Mr Nelson looms large over XML, in person and never as a ghost, because we are all too cowardly to admit he is completely right. Indeed, his critique applies not merely to XML and to the Web but, as any casual student of his writings can see, to computing practice everywhere. It certainly applies to databases as much as XML.


As its core, Ted Nelson is right because we are forced by existing tools to put things in disjoint categories and are forced by the same to make premature decisions about how things should be classified. My view is that Mr Nelson argues for the ultimate late binding, to use programming language terminology. If we don't don't if a certain person is male or female, why should our software force us into one, the other, or "Other" until we truly know? Why can't it simply tolerate the ambiguity? That's but an example of the many things Mr Nelson would like to see, I think.


We applaud slogans like "There's more than one way to do it" but why don't we actually embrace those in our structures and our designs? Not only must there be more than one way to do it, there must be many ways to see things, most not predictable or pre-canned.
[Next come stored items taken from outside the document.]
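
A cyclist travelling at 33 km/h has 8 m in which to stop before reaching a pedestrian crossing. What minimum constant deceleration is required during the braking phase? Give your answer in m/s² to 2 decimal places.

Required deceleration ≈ 5.25 m/s²

33 km/h ÷ 3.6 = 9.1667 m/s.
v² = 2a·d ⇒ a = v²/(2d) = 9.1667² / (2 × 8.000) = 84.028 / 16.000 = 5.2518 m/s².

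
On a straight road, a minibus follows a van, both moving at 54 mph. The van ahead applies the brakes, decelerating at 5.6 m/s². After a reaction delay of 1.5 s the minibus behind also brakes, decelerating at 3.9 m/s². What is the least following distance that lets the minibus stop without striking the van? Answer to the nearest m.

Minimum gap ≈ 59 m

54 mph × 0.44704 = 24.1402 m/s.
Leader travels v²/(2a_L) = 582.749 / 11.200 = 52.031 m before stopping.
Follower covers v·t_r = 24.1402 × 1.5 = 36.210 m while reacting, then v²/(2a_F) = 582.749 / 7.800 = 74.711 m while braking, for a total of 36.210 + 74.711 = 110.921 m.
Since a_F ≤ a_L and the follower starts braking later, the follower is never slower than the leader, so the closest approach is when both have stopped.
Minimum gap = 110.921 − 52.031 = 58.890 m.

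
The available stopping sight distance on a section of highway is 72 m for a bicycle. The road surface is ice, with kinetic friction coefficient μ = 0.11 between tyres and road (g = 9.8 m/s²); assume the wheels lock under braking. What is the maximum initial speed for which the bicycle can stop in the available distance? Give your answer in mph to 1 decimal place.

a = μg = 0.11 × 9.8 = 1.078 m/s².
v²/(2a) = d ⇒ v = √(2 × 1.078 × 72) = √155.23 = 12.4591 m/s.
12.4591 m/s ÷ 0.44704 = 27.870 mph.

Maximum speed ≈ 27.9 mph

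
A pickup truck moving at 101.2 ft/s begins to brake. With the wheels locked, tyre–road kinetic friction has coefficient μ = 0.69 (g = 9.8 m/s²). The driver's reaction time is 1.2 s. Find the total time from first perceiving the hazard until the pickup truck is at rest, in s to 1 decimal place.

101.2 ft/s × 0.3048 = 30.8458 m/s.
a = μg = 0.69 × 9.8 = 6.762 m/s².
Braking time = v/a = 30.8458 / 6.762 = 4.562 s.
Total = 1.2 + 4.562 = 5.762 s.

Total time ≈ 5.8 s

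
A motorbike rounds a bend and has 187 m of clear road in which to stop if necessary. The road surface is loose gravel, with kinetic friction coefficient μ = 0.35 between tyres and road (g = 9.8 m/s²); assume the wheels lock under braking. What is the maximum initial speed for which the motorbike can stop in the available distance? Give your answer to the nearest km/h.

a = μg = 0.35 × 9.8 = 3.430 m/s².
v²/(2a) = d ⇒ v = √(2 × 3.430 × 187) = √1282.82 = 35.8165 m/s.
35.8165 m/s × 3.6 = 128.939 km/h.

Maximum speed ≈ 129 km/h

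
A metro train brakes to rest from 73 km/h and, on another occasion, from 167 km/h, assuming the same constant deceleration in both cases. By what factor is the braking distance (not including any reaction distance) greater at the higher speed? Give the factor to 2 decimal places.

Braking distance d = v²/(2a), so with a fixed, d ∝ v².
Factor = (167/73)² = 2.2877² = 5.2336.

Factor ≈ 5.23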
Ted Nelson is not the only visionary who's seen there's something really wrong here. E F Codd saw it in 1969, as well, as quoted by C J Date:


[T]he user would be able to access a given
relation using any combination of its attributes
as knowns and the remaining ones as unknowns.
"This" [said Codd] "is a system feature [that
is] missing from many current information
systems."


(From page 15, C J Date, THE DATABASE RELATIONAL MODEL, 2001, ISBN 0-201-61294-1.) Most existing systems can't do that now, either, not without a lot of ancillary programming, not even those which claim to be relational databases.


Sir Tim Berners-Lee and the W3C are pushing the Semantic Web and "Internet 2.0" because, without it, XML makes no sense. Whether it can rescue XML from being just another flash-in-the-pan is anyone's guess. No doubt some form of XML will always survive, as has FORTRAN.


But 2.0 surely won't address the fundamental concerns Mr Nelson which make us feel so anxious, or should.